Strasznie mało tematów jak na tak udaną produkcję. Zdjęcia, aktorstwo, muzyka, wszysko się zgadza i wybija się ponad przeciętną. Niebanalny scenariusz, powoli odsłniający zawiłości fabuły. Dawno nie widziałem tak dobrego serialu, który unika przy tym dłużyzn i serwuje samą esencję dzikiego zachodu. Polecam niezdecydowanym.
Było parę mrugnięć okiem do sympatyków westernów. Oczywiście, można też sporo rzeczy wypunktować, ale jako całość produkcja mocno się broni. Świetnie nakreślone czarne charaktery, ja tam lubię takie przerysowanie i groteskę. Przecież to przede wszystkim kino rozrywkowe.
W czasach, gdy western miał się dobrze, Indian zwykle grali biali, Azjaci, Arabowie albo inni Hindusi. W tym serialu Indian grają Indianie albo Metysi i chyba nie ma od tego w tym serialu wyjątku.
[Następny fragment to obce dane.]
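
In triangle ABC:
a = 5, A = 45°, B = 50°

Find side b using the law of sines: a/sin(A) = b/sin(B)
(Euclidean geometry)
b = a·sin(B)/sin(A) = 5·sin(50°)/sin(45°)
b = 5·0.766044/0.707107 = 5.417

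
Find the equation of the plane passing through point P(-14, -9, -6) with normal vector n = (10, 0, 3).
d = n·P = (10)(-14) + (0)(-9) + (3)(-6) = -158
Plane: 10x + 3z = -158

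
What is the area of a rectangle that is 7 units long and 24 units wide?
Area = length * width
Area = 7 * 24
Area = 168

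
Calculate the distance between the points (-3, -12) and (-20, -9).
Using the distance formula: d = sqrt((x₂-x₁)² + (y₂-y₁)²)
dx = (-20) - (-3) = -17
dy = (-9) - (-12) = 3
d = sqrt((-17)² + 3²) = sqrt(289 + 9) = sqrt(298) = 17.26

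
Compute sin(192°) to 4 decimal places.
sin(192 degrees) = -0.2079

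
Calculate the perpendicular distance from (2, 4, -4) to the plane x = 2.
d = |1(2) + 0(4) + 0(-4) - (2)| / √(1² + 0² + 0²) = 0/√1 = 0.0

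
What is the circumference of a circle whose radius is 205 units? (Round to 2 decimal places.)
Circumference = 2 * pi * r
Circumference = 2 * pi * 205
Circumference = 1288.05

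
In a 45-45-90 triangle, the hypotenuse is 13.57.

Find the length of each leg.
In a 45-45-90 triangle, hypotenuse = leg·√2  →  leg = hypotenuse/√2
leg = 13.57/√2 = 9.595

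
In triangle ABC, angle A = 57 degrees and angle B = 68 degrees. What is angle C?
Sum of angles in a triangle = 180 degrees
Third angle = 180 - 57 - 68
Third angle = 55 degrees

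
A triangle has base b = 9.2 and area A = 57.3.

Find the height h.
A = ½bh  →  h = 2A/b
h = 2·57.3/9.2 = 12.46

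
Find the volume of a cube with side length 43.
Volume = s³
Volume = 43³
Volume = 79507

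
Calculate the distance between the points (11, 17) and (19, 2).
Using the distance formula: d = sqrt((x₂-x₁)² + (y₂-y₁)²)
dx = 19 - 11 = 8
dy = 2 - 17 = -15
d = sqrt(8² + (-15)²) = sqrt(64 + 225) = sqrt(289) = 17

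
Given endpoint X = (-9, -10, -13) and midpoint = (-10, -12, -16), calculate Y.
Y = (2×(-10) - (-9), 2×(-12) - (-10), 2×(-16) - (-13)) = (-11, -14, -19)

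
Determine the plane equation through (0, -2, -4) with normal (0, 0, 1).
d = n·P = (0)(0) + (0)(-2) + (1)(-4) = -4
Plane: z = -4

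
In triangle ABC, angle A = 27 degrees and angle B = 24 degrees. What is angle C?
Sum of angles in a triangle = 180 degrees
Third angle = 180 - 27 - 24
Third angle = 129 degrees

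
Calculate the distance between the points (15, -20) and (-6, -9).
Using the distance formula: d = sqrt((x₂-x₁)² + (y₂-y₁)²)
dx = (-6) - 15 = -21
dy = (-9) - (-20) = 11
d = sqrt((-21)² + 11²) = sqrt(441 + 121) = sqrt(562) = 23.71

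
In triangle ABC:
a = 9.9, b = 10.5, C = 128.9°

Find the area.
Using A = ½ab·sin(C):
A = ½·9.9·10.5·sin(128.9°) = ½·103.95·0.778243 = 40.45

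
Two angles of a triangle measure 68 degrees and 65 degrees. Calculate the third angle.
Sum of angles in a triangle = 180 degrees
Third angle = 180 - 68 - 65
Third angle = 47 degrees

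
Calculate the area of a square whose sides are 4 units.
Area = s²
Area = 4²
Area = 16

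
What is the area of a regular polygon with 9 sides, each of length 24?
For a regular 9-gon with side length s = 24:
Apothem a = s / (2*tan(pi/9)) = 24 / (2*tan(pi/9)) ≈ 32.9697
Perimeter P = 9 * 24 = 216
Area = (1/2) * P * a = (1/2) * 216 * 32.9697 = 3560.73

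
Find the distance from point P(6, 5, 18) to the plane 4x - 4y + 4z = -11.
d = |4(6) + (-4)(5) + 4(18) - (-11)| / √(4² + (-4)² + 4²) = 87/√48 = 12.56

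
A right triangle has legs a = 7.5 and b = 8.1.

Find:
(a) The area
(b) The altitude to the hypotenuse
(a) Area = ½ab = ½·7.5·8.1 = 30.375
(b) Hypotenuse c = √(7.5² + 8.1²) = √121.86 = 11.039
    Area = ½·c·h_c  →  h_c = 2·Area/c = 2·30.375/11.039 = 5.503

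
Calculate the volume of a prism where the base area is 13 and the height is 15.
Volume = base area * height
Volume = 13 * 15
Volume = 195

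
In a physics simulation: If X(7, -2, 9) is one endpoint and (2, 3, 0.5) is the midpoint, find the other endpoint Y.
Y = (2×2 - 7, 2×3 - (-2), 2×0.5 - 9) = (-3, 8, -8)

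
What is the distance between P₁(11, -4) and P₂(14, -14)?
Using the distance formula: d = sqrt((x₂-x₁)² + (y₂-y₁)²)
dx = 14 - 11 = 3
dy = (-14) - (-4) = -10
d = sqrt(3² + (-10)²) = sqrt(9 + 100) = sqrt(109) = 10.44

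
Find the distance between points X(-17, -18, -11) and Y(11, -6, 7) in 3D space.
d = √[(28)² + (12)² + (18)²] = √1252 = 35.38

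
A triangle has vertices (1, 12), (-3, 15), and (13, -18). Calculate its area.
Using the coordinate formula: Area = (1/2)|x₁(y₂-y₃) + x₂(y₃-y₁) + x₃(y₁-y₂)|
Area = (1/2)|1(15-(-18)) + (-3)((-18)-12) + 13(12-15)|
Area = (1/2)|1*33 + (-3)*(-30) + 13*(-3)|
Area = (1/2)|33 + 90 + (-39)|
Area = (1/2)*84 = 42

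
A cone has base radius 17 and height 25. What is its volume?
Volume = (1/3) * pi * r² * h
Volume = (1/3) * pi * 17² * 25
Volume = (1/3) * pi * 289 * 25
Volume = (1/3) * pi * 7225
Volume = 7566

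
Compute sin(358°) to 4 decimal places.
sin(358 degrees) = -0.0349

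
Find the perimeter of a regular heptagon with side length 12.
Perimeter = number of sides * side length
Perimeter = 7 * 12
Perimeter = 84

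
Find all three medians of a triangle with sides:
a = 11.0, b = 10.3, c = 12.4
Using m_x = ½√(2y² + 2z² - x²):
m_a = ½√(2·10.3² + 2·12.4² - 11.0²) = ½√398.7 = 9.984
m_b = ½√(2·11.0² + 2·12.4² - 10.3²) = ½√443.43 = 10.53
m_c = ½√(2·11.0² + 2·10.3² - 12.4²) = ½√300.42 = 8.666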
Co do wad serialu: niektóre dialogi są lekko sztuczne, jakby deklamowane. Pomiędzy kwestiami nie ma pauz, jak w normalnej ludzkiej konwersacji. Jest taśmowa wymiana kwestii, często składających się z jakichś bon mottów. Ludzie tak ze sobą nie rozmawiają. Ale ponieważ postaci też są lekko przerysowane, można uznać to za zamierzoną konwencję, jak to określił jeden z przedmówców. Niemniej ja wolę więcej "realizmu" czyli wiarygodności. Filmy, w których twórcom udaję się "uchwycić prawdziwość" cenię najwyżej, co nie znaczy, że ten serial uważam za słaby. Wprost przeciwnie.
1883 też dobry western. Ogólnie jest jakiś mały renesans tego typu rzeczy, co mnie bardzo cieszy, bo ciężko tam wsadzić tą całą homopropagande, woke culture, czy jak ten rak się nazywa.